Submission deadline: 15 March 2022
Arun Kumar (University of Essex, UK); Hari Bapuji (University of Melbourne, Australia); Vivek Soundararajan (University of Bath, UK); Tine Köhler (University of Melbourne, Australia);
Rafael Alcadipani (Escola de Administração de Empresas de São Paulo da Fundação Getulio Vargas, Brazil); Mette Morsing (UN PRME); and Diego M. Coraiola (University
of Victoria, Canada).
Although belated, management research is paying increasing attention to socioeconomic inequalities (Amis et al., 2020; Bapuji et al., 2020). Despite the vibrant research on the role of management, organizations, and decision-makers in socioeconomic inequalities, concerted scrutiny of the links between management education and re/production of socioeconomic inequalities has been limited (see Fotaki & Prasad, 2015 for similar acknowledgement). This silence is more telling at a time when socioeconomic inequalities are widening, globally (Piketty, 2020).
The limited attention on inequalities in management education and learning is particularly significant as higher education is often considered a crucial site of social mobility and integral to alleviating inequalities, globally. In what has since come to be known as the “rhetoric of rising”, the idea that those who had hitherto been at the receiving end of inequalities could move ahead in life, depending on their talent, ability and hard work gained ground (Sandel, 2020). Among others, the meteoric rise of business schools in post-World War 2 USA has been attributed to this expansion of state-funded higher education, which was premised on the idea that societal well-being required large numbers of university graduates (Khurana, 2007).
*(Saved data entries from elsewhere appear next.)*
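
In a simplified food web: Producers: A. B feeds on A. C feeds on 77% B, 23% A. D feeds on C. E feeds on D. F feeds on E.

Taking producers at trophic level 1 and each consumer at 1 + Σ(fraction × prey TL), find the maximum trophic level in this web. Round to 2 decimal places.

B: 1 + 1 = 2
C: 1 + (0.77×2 + 0.23×1) = 2.77
D: 1 + 2.77 = 3.77
E: 1 + 3.77 = 4.77
F: 1 + 4.77 = 5.77

5.77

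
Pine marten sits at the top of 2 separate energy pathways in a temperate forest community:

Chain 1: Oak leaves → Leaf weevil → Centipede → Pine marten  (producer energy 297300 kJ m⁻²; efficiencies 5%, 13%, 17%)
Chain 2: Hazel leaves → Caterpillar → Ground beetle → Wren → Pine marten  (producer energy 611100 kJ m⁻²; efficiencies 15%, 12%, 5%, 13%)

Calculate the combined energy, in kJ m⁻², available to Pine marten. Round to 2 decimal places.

400.02 kJ m⁻²

Chain 1: 297300 × 0.05 × 0.13 × 0.17 = 328.5165 kJ m⁻²
Chain 2: 611100 × 0.15 × 0.12 × 0.05 × 0.13 = 71.4987 kJ m⁻²
Total at Pine marten: 328.5165 + 71.4987 = 400.0152 kJ m⁻²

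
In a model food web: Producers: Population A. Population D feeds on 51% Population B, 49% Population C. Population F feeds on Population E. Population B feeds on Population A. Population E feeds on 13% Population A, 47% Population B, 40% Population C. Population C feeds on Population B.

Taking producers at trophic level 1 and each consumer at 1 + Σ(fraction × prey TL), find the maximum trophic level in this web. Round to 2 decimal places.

4.27

Population B: 1 + 1 = 2
Population C: 1 + 2 = 3
Population D: 1 + (0.51×2 + 0.49×3) = 3.49
Population E: 1 + (0.13×1 + 0.47×2 + 0.4×3) = 3.27
Population F: 1 + 3.27 = 4.27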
However, recent studies have since debunked the myth of merit-based social mobility as the solution to inequalities. In fact, more than countering, educational institutions are increasingly being recognised as sites of transmittal of pre-existing and creation of new inequalities. Khan (2010), for example, outlines how elite institutions train their students to embody their privileges. That is, entitlements arising due to class and cultural capital, and racial identities are mobilized and enacted in educational settings. Building on which, extant scholarship (albeit limited) from the field of management education and learning has been insightful in terms of scrutinizing business schools as sites of reproduction of inequalities and enactment of privileges (Zulfiqar & Prasad, 2021). Its extensive use and reliance on economic orthodoxy further sediments the hegemony of neoliberal capitalism – and exacerbation of economic inequalities (Fotaki & Prasad, 2015).
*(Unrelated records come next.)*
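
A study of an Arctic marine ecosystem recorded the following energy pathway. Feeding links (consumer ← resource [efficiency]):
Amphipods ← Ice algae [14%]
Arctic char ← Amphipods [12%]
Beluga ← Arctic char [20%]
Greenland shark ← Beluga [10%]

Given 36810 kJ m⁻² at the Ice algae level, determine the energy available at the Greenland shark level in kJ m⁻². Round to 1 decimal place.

Amphipods: 36810 × 0.14 = 5153.4 kJ m⁻²
Arctic char: 5153.4 × 0.12 = 618.408 kJ m⁻²
Beluga: 618.408 × 0.2 = 123.6816 kJ m⁻²
Greenland shark: 123.6816 × 0.1 = 12.36816 kJ m⁻²

12.4 kJ m⁻²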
The growing pressure on business schools and management education to address inequalities between the rich and the poor (Khurana, 2007) has culminated in calls for activism within business schools and reimagining them as questioning spaces (Contu, 2020; Dar, Liu, Dy & Brewis, 2021). Such scholarly calls for examining the role of management education and learning (and business schools, in particular) have become all the more critical in the context of decolonizing and Black Lives Matter movements, which have presented a thoroughgoing critique of racialized capitalism in the Global North and its hegemony.
To support the conceptualization and development of papers, the Special Issue’s editors are organizing two online workshops on:
6 April 2022, 10:00-12:00 EST (5 April 2022 16:00-18:00 PST)
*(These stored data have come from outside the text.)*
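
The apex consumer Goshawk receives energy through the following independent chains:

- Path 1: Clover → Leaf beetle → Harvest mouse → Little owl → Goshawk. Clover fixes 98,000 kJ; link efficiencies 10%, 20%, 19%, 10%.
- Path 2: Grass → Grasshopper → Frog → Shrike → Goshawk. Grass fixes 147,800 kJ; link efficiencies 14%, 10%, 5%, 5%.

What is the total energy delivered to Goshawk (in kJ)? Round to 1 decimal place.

42.4 kJ

Path 1: 98000 × 0.1 × 0.2 × 0.19 × 0.1 = 37.24 kJ
Path 2: 147800 × 0.14 × 0.1 × 0.05 × 0.05 = 5.173 kJ
Total at Goshawk: 37.24 + 5.173 = 42.413 kJ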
The workshops will be organized into two parts:
We will begin with a short presentation on the theme of the special issue and an overview of AMLE’s editorial practices and expectations.
Following this, the participants will be organized into breakout groups (each corresponding to a theme), with a member of the editorial team chairing the discussion. The participants will receive detailed feedback from their peers and on behalf of the editorial team.
The workshop will close with brief remarks from the organizers.
Prospective authors are invited to submit their short papers here by March 15, 2022.
As long as the short papers fit the remit of the CFP, their authors will be invited to participate in the online workshops, which is neither a requirement nor a guarantee of their paper’s subsequent acceptance. The editors will then organize the papers into groups led by one or more members of the editorial team around meaningful themes, and circulate the short papers within each group to facilitate peer exchange and feedback.